腺体被嗅不到的信息素刺激到微微发胀,若申慧能闻到南晚身上的气息,便会察觉他的信息素早已紊乱如起浪的海,磅礴泥泞,与他脸上冷静的神情截然相反。
没有反悔的选项和推拒的退路,被支配产生的热潮让申慧被动地气喘起来。进食与被食,掌控与服从,她挣扎想要跪起来的双膝跌落在柔软的床垫,潮热猛然涌上眼底,她没有哭,眼眶却罕见地泛红。

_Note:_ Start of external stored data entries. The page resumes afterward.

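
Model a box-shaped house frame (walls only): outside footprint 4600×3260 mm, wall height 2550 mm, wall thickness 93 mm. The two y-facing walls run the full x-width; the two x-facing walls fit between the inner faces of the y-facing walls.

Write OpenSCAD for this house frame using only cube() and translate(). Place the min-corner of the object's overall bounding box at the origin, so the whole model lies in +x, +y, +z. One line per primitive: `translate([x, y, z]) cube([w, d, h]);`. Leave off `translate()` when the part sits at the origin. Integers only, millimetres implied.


cube([4600, 93, 2550]);
translate([0, 3167, 0]) cube([4600, 93, 2550]);
translate([0, 93, 0]) cube([93, 3074, 2550]);
translate([4507, 93, 0]) cube([93, 3074, 2550]);


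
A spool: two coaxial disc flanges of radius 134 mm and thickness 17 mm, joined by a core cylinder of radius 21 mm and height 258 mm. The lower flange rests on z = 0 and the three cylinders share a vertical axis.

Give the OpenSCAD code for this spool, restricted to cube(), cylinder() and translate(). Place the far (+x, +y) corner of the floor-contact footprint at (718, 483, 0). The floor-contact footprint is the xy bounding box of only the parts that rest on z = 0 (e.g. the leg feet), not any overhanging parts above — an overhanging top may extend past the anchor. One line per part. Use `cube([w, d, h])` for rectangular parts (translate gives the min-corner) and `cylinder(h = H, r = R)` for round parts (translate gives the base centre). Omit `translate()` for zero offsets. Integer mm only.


translate([584, 349, 0]) cylinder(h = 17, r = 134);
translate([584, 349, 17]) cylinder(h = 258, r = 21);
translate([584, 349, 275]) cylinder(h = 17, r = 134);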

申慧张了张嘴,想要说些什么,青年骨节分明的手指却先一步捂住她咬出齿痕的唇瓣。
“请千万不要在这时候哭,申小姐。”
向来捉摸不透的杀手alpha气息罕见地紊乱,他语气平静,而吐字时滚烫的呼吸和他悬于她颈上的腺牙,清晰地表露出他的失控:
“我不能在这种情况下看到你的眼泪。”
23
社会没有赋予alpha流泪的权利。
眼泪被定义为软弱,因此alpha耻于流泪。
而没被这个无形符号绑架的另外两个性别不同。beta容许流泪,oga的泪水更是会被宽容地理解为这是他们需要保护的证明。
或许也正因如此,南晚对申慧的眼泪有种执拗的探究欲。
她没有逞强的理由,却偏偏不肯示弱。她不堪一击,又从不流泪。
明明只是个beta而已。
南晚见过很多人流泪。无论是求饶的痛苦,还是悔悟的哭嚎,他都能心静如水地让那些正在流泪的眼睛永远停在湿润却又涣散的这一刻。
但面对申慧好像不行。
——他原先真的仅仅只是对她好奇而已。
向来都不痛不痒的结合热烧得南晚喉咙干渴,他像一条急需茹毛饮血的鬣狗,弓腰压制住身下这具属于beta的,柔软又可怜的躯体。
申慧原本紧紧贴合身躯的睡衣被扯下领口,锁直最上方那颗的纽扣承受不住如此力道,硬生生地被扯断,掉落的纽扣弹飞在铺了地垫的地板上,没有发出任何声音。
信息素让她无法动弹,亦无法拒绝。她也不是在同意后会反悔的性格。
然而beta的构造远远不及oga那般天赋异禀,弱化的腺体同样难以感受这种压制的信息素能带来什么快感。眼下,面对这种强硬的一昧给予,她只能接受。
“南晚……”于是申慧忍着难堪请求道,“希望你……可以轻一些……”
化作实质的压迫感逼得她在说完后,仍然不由自主地攥紧床单战栗。
侵略性极强的信息素像舔遍她全身的舌,申慧漏出一句呜咽,随后闭上酸涩的眼,不再言语。压着唇瓣、不让她发出呜咽声的修长手指则是趁她松懈妥协时,伸入她的口腔。
他抵住她的舌,避免她在无间断的颤抖之下咬伤自己。
“申慧,申小姐。”
南晚的声音难得发哑,他低声用一种申慧从未听过的语气喊她的名字,禁锢她的力道重了些许,悬于她颈侧的腺牙与猎食者外露的獠牙无异:“请你放心。”
“我一定不会弄痛你。”
虎齿伴随着这句放轻的安抚,毫不犹豫地刺入她埋藏在后颈皮肤下的腺体之中。瞳仁颤抖,申慧的目光有那么一瞬涣散开来。